Kelly had begun her career at this firm as a litigation associate, but after a year she had requested a move to the transactional group where she felt more comfortable with the role and more interested in the work. She made that transition without losing any seniority, but she felt under pressure to perform at the level of a second year even though she was more appropriately a first year associate. Nonetheless, she worked hard and was gaining confidence at that point in her career, she told me.

However, the transactional group experienced a slowdown in business. Kelly was asked to return to the litigation group to help out doing discovery on a big case, or risk being let go. She went back to the litigation group with reluctance, hoping to return to the transactional group as soon as possible.

After the litigation matter settled, Kelly requested and obtained a return to the transactional group. When she returned to that group, however, there were fewer attorneys in the group. A year had gone by. All of the junior partners had been let go or had left of their own accord. Partners were doing the work that had been relegated to junior partners in the past. Consequently, the partners were extremely busy.

“And a lot more crabby,“ Kelly assured me.

Kelly returned to the group as a fourth year associate. She was also the most senior associate remaining in the group.

She struggled to get up to speed. Faced with a difficult question, or an instrument she did not recognize, or the need to make a crucial judgment call, she would ask one of her two partners for guidance. Very often they reacted to her requests with annoyance, telling her to use her own best judgment. But when she made a mistake after doing just that, the partners expressed their frustration with her.

Her reviews suffered because she was seen as inappropriately unsure of herself.

Understandably, after receiving this feedback, Kelly hesitated to ask for additional help from these two partners, for whom she did most of her work. She tried to get assistance from another partner in the same practice group, but he too was very busy.

Her reviews continued to be negative. Her partners now faulted her for procrastination and a slow turn-around time.

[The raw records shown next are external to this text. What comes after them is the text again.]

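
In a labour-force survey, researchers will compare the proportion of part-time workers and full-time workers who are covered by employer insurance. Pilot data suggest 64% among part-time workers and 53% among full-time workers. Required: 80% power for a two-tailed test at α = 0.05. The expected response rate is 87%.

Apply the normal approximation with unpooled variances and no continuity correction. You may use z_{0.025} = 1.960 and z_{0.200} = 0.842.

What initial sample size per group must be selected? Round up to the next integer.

n = 358 per group

n = (z_{α/2} + z_β)² · [p₁(1−p₁) + p₂(1−p₂)] / (p₁ − p₂)²
  = (1.960 + 0.842)² · (0.64·0.36 + 0.53·0.47) / (0.11)²
  = (2.802)² · (0.2304 + 0.2491) / 0.0121
  = 7.8512 · 0.4795 / 0.0121
  = 311.13
Adjust for 87% response: 311.13 / 0.87 = 357.62.
Round up → n = 358 per group.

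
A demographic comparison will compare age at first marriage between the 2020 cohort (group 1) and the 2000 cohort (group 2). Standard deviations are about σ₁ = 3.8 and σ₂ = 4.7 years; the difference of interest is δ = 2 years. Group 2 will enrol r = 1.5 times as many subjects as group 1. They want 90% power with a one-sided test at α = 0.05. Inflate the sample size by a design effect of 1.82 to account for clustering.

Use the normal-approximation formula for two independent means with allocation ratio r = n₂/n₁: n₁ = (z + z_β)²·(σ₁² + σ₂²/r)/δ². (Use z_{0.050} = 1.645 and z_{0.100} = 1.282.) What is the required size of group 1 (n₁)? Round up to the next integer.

n₁ = 114

n₁ = (z_α + z_β)² · (σ₁² + σ₂²/r) / δ²
   = (1.645 + 1.282)² · (3.8² + 4.7²/1.5) / 2²
   = 8.5673 · (14.44 + 14.7267) / 4
   = 8.5673 · 29.1667 / 4
   = 62.47
Design effect: 1.82 × 62.47 = 113.70.
Round up → n₁ = 114; n₂ = r·n₁ = 1.5 × 114 = 171.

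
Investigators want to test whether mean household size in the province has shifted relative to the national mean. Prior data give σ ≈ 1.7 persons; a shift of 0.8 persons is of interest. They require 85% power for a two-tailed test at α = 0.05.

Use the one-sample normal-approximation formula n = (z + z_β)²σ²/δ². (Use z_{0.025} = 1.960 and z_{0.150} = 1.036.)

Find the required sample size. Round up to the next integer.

n = (z_{α/2} + z_β)² · σ² / δ²
  = (1.960 + 1.036)² · 1.7² / 0.8²
  = 8.9760 · 2.89 / 0.64
  = 40.53
Round up → n = 41.

n = 41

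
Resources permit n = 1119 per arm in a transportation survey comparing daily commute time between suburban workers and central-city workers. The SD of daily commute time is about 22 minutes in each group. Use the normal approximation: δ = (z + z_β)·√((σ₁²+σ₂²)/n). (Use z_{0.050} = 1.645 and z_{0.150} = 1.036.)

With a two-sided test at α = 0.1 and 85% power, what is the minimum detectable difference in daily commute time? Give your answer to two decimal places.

Minimum detectable difference ≈ 2.49 minutes

δ = (z_{α/2} + z_β) · √((σ₁²+σ₂²)/n)
  = (1.645 + 1.036) · √(968/1119)
  = 2.681 · √0.86506
  = 2.681 · 0.9301
  = 2.4936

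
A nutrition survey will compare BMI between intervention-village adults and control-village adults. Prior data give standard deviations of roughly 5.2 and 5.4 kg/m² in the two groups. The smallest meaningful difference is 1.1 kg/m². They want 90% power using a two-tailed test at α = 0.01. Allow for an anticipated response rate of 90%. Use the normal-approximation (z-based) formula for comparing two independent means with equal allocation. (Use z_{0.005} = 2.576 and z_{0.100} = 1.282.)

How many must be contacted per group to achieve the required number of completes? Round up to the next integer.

n = (z_{α/2} + z_β)² · (σ₁² + σ₂²) / δ²
  = (2.576 + 1.282)² · (5.2² + 5.4² = 56.2) / 1.1²
  = 14.8842 · 56.2 / 1.21
  = 691.31
Adjust for 90% response: 691.31 / 0.90 = 768.13.
Round up → n = 769 per group.

n = 769 per group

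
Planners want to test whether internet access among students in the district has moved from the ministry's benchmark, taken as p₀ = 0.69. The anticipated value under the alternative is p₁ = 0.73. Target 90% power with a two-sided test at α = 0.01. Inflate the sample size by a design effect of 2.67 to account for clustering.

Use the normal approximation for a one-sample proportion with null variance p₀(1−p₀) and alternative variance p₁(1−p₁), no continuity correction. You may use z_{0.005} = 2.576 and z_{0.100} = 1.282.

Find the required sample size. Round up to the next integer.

n = 5173

n = [z_{α/2}·√(p₀q₀) + z_β·√(p₁q₁)]² / (p₁ − p₀)²
  = [2.576·√(0.69·0.31) + 1.282·√(0.73·0.27)]² / (0.04)²
  = [2.576·0.4625 + 1.282·0.4440]² / 0.0016
  = [1.7605]² / 0.0016
  = 1937.19
Design effect: 2.67 × 1937.19 = 5172.28.
Round up → n = 5173.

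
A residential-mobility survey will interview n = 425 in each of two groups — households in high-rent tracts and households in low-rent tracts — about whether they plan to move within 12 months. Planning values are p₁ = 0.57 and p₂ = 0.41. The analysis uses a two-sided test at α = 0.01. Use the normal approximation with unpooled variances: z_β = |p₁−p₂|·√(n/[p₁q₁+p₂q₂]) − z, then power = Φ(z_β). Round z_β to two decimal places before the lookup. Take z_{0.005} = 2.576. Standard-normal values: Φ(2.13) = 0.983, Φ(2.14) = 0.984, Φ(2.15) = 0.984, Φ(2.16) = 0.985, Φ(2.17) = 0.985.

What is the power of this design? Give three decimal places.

Power ≈ 0.984

z_β = |p₁−p₂|·√(n/[p₁q₁+p₂q₂]) − z_{α/2}
    = 0.16 · √(425/0.4870) − 2.576
    = 0.16 · 29.5413 − 2.576
    = 4.7266 − 2.576 = 2.1506 → 2.15
Power = Φ(2.15) = 0.984.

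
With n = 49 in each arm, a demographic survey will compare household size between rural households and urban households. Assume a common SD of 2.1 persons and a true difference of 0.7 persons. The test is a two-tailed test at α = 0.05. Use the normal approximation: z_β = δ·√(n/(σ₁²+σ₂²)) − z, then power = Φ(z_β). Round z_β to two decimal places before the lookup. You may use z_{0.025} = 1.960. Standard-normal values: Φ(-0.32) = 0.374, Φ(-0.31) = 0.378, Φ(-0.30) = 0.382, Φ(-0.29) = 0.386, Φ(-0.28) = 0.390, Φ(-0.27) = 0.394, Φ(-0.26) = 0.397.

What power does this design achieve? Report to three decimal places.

Power ≈ 0.378

z_β = δ·√(n/(σ₁²+σ₂²)) − z_{α/2}
    = 0.7 · √(49/8.82) − 1.960
    = 0.7 · 2.35702 − 1.960
    = 1.6499 − 1.960 = -0.3101 → -0.31
Power = Φ(-0.31) = 0.378.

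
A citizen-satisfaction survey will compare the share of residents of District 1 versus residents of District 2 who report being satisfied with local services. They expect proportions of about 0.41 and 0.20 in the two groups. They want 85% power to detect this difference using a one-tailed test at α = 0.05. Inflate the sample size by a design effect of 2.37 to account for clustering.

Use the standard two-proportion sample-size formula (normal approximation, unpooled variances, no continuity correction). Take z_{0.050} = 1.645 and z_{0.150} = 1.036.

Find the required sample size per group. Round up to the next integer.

n = (z_α + z_β)² · [p₁(1−p₁) + p₂(1−p₂)] / (p₁ − p₂)²
  = (1.645 + 1.036)² · (0.41·0.59 + 0.20·0.80) / (0.21)²
  = (2.681)² · (0.2419 + 0.1600) / 0.0441
  = 7.1878 · 0.4019 / 0.0441
  = 65.50
Design effect: 2.37 × 65.50 = 155.25.
Round up → n = 156 per group.

n = 156 per group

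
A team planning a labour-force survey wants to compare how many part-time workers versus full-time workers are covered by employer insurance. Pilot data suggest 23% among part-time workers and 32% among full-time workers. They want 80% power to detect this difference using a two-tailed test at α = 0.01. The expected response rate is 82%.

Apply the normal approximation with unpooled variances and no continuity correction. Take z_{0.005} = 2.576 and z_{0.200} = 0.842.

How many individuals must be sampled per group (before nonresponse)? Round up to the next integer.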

“What do they expect?“ she said. “When I get stuck I have no one to turn to for help. So I just sit here unable to figure out what to do. I feel sort of frozen. When I try to make a decision, I just don‘t have enough information to come up with a solution.“

Kelly‘s dilemma is not an isolated occurrence. With an increasing focus on managing costs, I am seeing many lawyers with similar problems. Some law firms have scrambled to keep associates, moving them into busier practice areas, while reducing the ranks of junior partners. Firms have made these strategic shifts to ramp up productivity and preserve senior partners. Kelly and others like her get into a Catch-22 situation. In her case, she could ask for help and risk being labeled as lacking judgment, or she could avoid asking for help but risk being labeled as a procrastinator. The underlying problem is that she needs more training and education to function well as an associate at her designated level.

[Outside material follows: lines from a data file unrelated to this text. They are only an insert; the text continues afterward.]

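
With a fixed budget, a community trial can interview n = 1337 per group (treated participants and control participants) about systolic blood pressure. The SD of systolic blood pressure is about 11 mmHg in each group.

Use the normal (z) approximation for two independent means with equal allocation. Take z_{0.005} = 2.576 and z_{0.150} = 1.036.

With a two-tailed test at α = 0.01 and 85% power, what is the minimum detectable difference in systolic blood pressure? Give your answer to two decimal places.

Minimum detectable difference ≈ 1.54 mmHg

δ = (z_{α/2} + z_β) · √((σ₁²+σ₂²)/n)
  = (2.576 + 1.036) · √(242/1337)
  = 3.612 · √0.181
  = 3.612 · 0.4254
  = 1.5367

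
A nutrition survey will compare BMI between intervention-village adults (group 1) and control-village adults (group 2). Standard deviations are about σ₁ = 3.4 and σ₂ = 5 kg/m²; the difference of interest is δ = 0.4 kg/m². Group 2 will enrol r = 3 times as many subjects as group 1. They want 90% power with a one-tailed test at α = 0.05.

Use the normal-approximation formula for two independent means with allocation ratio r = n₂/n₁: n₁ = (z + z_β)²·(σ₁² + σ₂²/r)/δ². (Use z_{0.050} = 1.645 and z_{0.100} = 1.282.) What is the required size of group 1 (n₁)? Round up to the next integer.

n₁ = (z_α + z_β)² · (σ₁² + σ₂²/r) / δ²
   = (1.645 + 1.282)² · (3.4² + 5²/3) / 0.4²
   = 8.5673 · (11.56 + 8.3333) / 0.16
   = 8.5673 · 19.8933 / 0.16
   = 1065.20
Round up → n₁ = 1066; n₂ = r·n₁ = 3 × 1066 = 3198.

n₁ = 1066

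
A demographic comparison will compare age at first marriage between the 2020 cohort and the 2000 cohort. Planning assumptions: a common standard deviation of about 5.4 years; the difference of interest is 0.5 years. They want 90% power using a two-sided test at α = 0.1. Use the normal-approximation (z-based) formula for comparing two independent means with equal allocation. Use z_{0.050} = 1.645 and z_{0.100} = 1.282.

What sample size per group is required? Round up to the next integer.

n = 1999 per group

n = (z_{α/2} + z_β)² · (σ₁² + σ₂²) / δ²
  = (1.645 + 1.282)² · (2·5.4² = 58.32) / 0.5²
  = 8.5673 · 58.32 / 0.25
  = 1998.59
Round up → n = 1999 per group.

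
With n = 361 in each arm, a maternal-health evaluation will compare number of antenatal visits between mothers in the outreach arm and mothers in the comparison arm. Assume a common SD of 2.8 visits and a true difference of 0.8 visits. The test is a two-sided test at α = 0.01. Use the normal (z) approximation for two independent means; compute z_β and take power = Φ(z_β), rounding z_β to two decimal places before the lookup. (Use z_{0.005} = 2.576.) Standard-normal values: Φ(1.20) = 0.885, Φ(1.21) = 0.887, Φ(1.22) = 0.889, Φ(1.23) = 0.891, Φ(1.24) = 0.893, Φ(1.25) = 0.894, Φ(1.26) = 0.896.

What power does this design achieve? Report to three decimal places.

Power ≈ 0.896

z_β = δ·√(n/(σ₁²+σ₂²)) − z_{α/2}
    = 0.8 · √(361/15.68) − 2.576
    = 0.8 · 4.79822 − 2.576
    = 3.8386 − 2.576 = 1.2626 → 1.26
Power = Φ(1.26) = 0.896.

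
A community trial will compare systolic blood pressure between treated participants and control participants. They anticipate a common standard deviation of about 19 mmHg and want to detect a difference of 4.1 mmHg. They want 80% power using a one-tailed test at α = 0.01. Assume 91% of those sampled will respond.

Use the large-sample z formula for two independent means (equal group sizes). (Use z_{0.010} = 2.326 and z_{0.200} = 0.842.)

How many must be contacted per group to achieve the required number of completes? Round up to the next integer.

n = (z_α + z_β)² · (σ₁² + σ₂²) / δ²
  = (2.326 + 0.842)² · (2·19² = 722) / 4.1²
  = 10.0362 · 722 / 16.81
  = 431.06
Adjust for 91% response: 431.06 / 0.91 = 473.69.
Round up → n = 474 per group.

n = 474 per group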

These days more than ever before, busy partners want associates who will do their jobs without needing what partners think of as “hand holding“ and what associates think of as “mentoring“.

What are Kelly‘s options?

  1. She could try to find a partner, junior partner, more senior associate, or even a paralegal who would be willing to teach her.
  2. She could try to formulate one or two approaches based on what she does know, and request assistance from the partners who assigned the work when she is able to present more well-developed ideas or strategies. This would show the partners that she is capable of advanced legal thinking.
  3. She could try to find a mentor/teacher outside of the firm.
  4. She could ask to be removed from the ranks of the fourth years and “demoted“ to a third year status. (This approach would have been better at the time she moved back to the transactional group to keep the pressure down, but she did not anticipate this problem.)

Kelly‘s dilemma will probably require that she try to find a tutor/mentor/teacher on her own. She can try her law school professors. At least she could start there. Perhaps a recently retired attorney who practiced the same kind of law would be able to help her. She needs a sounding board for her questions and help developing better judgment. This approach has worked for some of my clients with similar problems.

Large law firms would do well to consider an internship system similar to the medical profession where new graduates could learn the basics, ask basic questions of their mentors and teachers, and gain experience without the threat of a negative review.